Annmarie Mathews, owner of Mathews Property Management, a refurbishment and lettings company, says that there seems to have been an increase in refurbishment work recently: “In the past 12 months, it’s been more and more popular.”

She says the properties they are involved in doing up are mainly mid-market properties, rather than high-end. Short-term lets are also getting popular; landlords can achieve a higher rent that way, she says.

However, in her view, there need to be more refurbishment works done in many cases; lots of properties are rundown. “I would say that there isn’t enough of it. There are a lot of properties that need to be refurbed,” she says.

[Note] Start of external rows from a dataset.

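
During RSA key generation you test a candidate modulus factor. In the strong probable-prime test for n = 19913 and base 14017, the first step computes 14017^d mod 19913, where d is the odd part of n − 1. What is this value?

19912

n − 1 = 19912 = 2^3 · 2489, so s = 3 and d = 2489.
14017^2489 mod 19913 = 19912.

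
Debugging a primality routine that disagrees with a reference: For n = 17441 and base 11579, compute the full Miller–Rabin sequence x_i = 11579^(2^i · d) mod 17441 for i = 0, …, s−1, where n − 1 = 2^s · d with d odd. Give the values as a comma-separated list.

n − 1 = 17440 = 2^5 · 545, so s = 5 and d = 545.
x_0 = 11579^545 mod 17441 = 15926.
x_1 = 15926^2 mod 17441 = 10454.
x_2 = 10454^2 mod 17441 = 810.
x_3 = 810^2 mod 17441 = 10783.
x_4 = 10783^2 mod 17441 = 11383.

15926, 10454, 810, 10783, 11383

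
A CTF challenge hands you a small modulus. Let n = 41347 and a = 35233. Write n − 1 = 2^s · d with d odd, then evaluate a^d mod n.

n − 1 = 41346 = 2^1 · 20673, so s = 1 and d = 20673.
By repeated squaring, 35233^20673 ≡ 28642 (mod 41347).

28642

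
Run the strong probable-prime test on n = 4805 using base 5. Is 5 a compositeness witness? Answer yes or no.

n − 1 = 4804 = 2^2 · 1201, so s = 2 and d = 1201.
x_0 = 5^1201 mod 4805 = 2950.
x_0 is neither 1 nor 4804, so continue squaring.
x_1 = 2950^2 mod 4805 = 645.
Reached i = s−1 = 1 without hitting −1: 5 is a Miller–Rabin witness and 4805 is composite.

yes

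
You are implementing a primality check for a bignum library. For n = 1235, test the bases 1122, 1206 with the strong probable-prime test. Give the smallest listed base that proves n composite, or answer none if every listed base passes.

n − 1 = 1234 = 2^1 · 617, so s = 1 and d = 617.
Base 1122: x_0 = 1122^617 mod 1235 = 647. x_0 ∉ {1, 1234} and s = 1, so 1122 is a Miller–Rabin witness and 1235 is composite.
Base 1206: x_0 = 1206^617 mod 1235 = 966. x_0 ∉ {1, 1234} and s = 1, so 1206 is a Miller–Rabin witness and 1235 is composite.
The smallest witness among the given bases is 1122.

1122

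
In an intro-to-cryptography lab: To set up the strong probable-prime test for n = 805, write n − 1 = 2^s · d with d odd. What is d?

201

Halving: 804 → 402 → 201; 201 is odd.
So 804 = 2^2 · 201.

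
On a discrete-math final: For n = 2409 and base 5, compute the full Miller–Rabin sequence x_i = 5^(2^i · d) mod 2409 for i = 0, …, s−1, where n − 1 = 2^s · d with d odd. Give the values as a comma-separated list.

n − 1 = 2408 = 2^3 · 301, so s = 3 and d = 301.
x_0 = 5^301 mod 2409 = 2381.
x_1 = 2381^2 mod 2409 = 784.
x_2 = 784^2 mod 2409 = 361.

2381, 784, 361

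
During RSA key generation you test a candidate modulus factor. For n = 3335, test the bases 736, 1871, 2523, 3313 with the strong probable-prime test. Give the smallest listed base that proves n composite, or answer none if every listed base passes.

736

n − 1 = 3334 = 2^1 · 1667, so s = 1 and d = 1667.
Base 736: x_0 = 736^1667 mod 3335 = 3266. x_0 ∉ {1, 3334} and s = 1, so 736 is a Miller–Rabin witness and 3335 is composite.
Base 1871: x_0 = 1871^1667 mod 3335 = 2566. x_0 ∉ {1, 3334} and s = 1, so 1871 is a Miller–Rabin witness and 3335 is composite.
Base 2523: x_0 = 2523^1667 mod 3335 = 3132. x_0 ∉ {1, 3334} and s = 1, so 2523 is a Miller–Rabin witness and 3335 is composite.
Base 3313: x_0 = 3313^1667 mod 3335 = 1312. x_0 ∉ {1, 3334} and s = 1, so 3313 is a Miller–Rabin witness and 3335 is composite.
The smallest witness among the given bases is 736.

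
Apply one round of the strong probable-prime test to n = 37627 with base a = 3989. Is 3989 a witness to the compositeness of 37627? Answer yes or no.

n − 1 = 37626 = 2^1 · 18813, so s = 1 and d = 18813.
x_0 = 3989^18813 mod 37627 = 28698.
x_0 ∉ {1, 37626} and s = 1, so 3989 is a Miller–Rabin witness and 37627 is composite.

yes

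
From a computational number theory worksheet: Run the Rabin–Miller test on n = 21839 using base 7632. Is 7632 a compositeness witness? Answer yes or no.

no

n − 1 = 21838 = 2^1 · 10919, so s = 1 and d = 10919.
x_0 = 7632^10919 mod 21839 = 21838.
x_0 = 21838 ≡ −1, so 7632 is not a witness.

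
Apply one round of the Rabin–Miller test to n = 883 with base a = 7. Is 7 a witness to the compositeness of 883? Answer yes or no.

n − 1 = 882 = 2^1 · 441, so s = 1 and d = 441.
Repeated squaring mod 883: 7^1 ≡ 7, 7^2 ≡ 49, 7^4 ≡ 635, 7^8 ≡ 577, 7^16 ≡ 38, 7^32 ≡ 561, 7^64 ≡ 373, 7^128 ≡ 498, 7^256 ≡ 764.
441 = 256 + 128 + 32 + 16 + 8 + 1, so 7^441 ≡ 764·498·561·38·577·7 ≡ 882 (mod 883).
x_0 = 7^441 mod 883 = 882.
x_0 = 882 ≡ −1, so 7 is not a witness.

no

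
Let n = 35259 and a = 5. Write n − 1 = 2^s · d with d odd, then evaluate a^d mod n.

14852

n − 1 = 35258 = 2^1 · 17629, so s = 1 and d = 17629.
5^17629 mod 35259 = 14852.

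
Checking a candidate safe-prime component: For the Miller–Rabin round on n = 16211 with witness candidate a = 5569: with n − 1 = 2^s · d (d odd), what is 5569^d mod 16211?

6323

n − 1 = 16210 = 2^1 · 8105, so s = 1 and d = 8105.
5569^8105 mod 16211 = 6323.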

In 2016, Dublin City Council’s environmental health unit inspected 1,751 private-rented units, and found that 1,388 didn’t meet the minimum standards in place at the time.

Different Interpretations

Feay’s eviction notice was on the grounds of “substantial refurbishment”. But different parties have different opinions on what should happen next in cases such as hers.

Her landlord, O’Brien, says he will offer her the option to move back into the unit once the refurbishment is complete, but her rent will be set at the market rate – not limited by the rent-increase cap.

This is in line with guidance from the Irish Property Owners’ Association that says properties that have been substantially refurbished can be exempted from the rent-stabilisation measures.

“A ‘substantial refurbishment’ is not defined in the (Residential Tenancies) Act but it must be a significant change to the dwelling resulting in an increased market value of the tenancy,” say the guidelines.

McNamara of the landlords association agrees with that take on the rules. “Those who substantially refurbish properties would not be subject to the rent cap as they would have changed the value of the property,” he says.

But what exactly constitutes substantial refurbishment “will really be decided by an adjudicator or a tribunal”, he says.

Elliot of Threshold, meanwhile, says that substantial refurbishment is not enough to exempt a property from the rent-increase cap. Only those who “substantially change the nature of the property” can escape the 4 percent cap, he says.

“Some landlords seem to be trying to conflate substantial refurbishment with substantially changing the nature of their property,” he says.

It’s impossible to know the exact difference is between the two, however; there are no definitions of “substantial refurbishment” or “substantially changing the nature” of a property in the act, he says. So it is up the Residential Tenancies Board (RTB) to decide where the line is.

But Elliot says that “substantially changing the nature of something implies that you are changing it in a very fundamental fashion”.

Evictions on the grounds of refurbishment have likely increased since the rent cap was introduced last December, Elliot said.

The rationale for allowing landlords to evict tenants to refurbish is to improve the stock over time, he says. “It is to allow them to modernise, but it’s open to abuse in a big way.”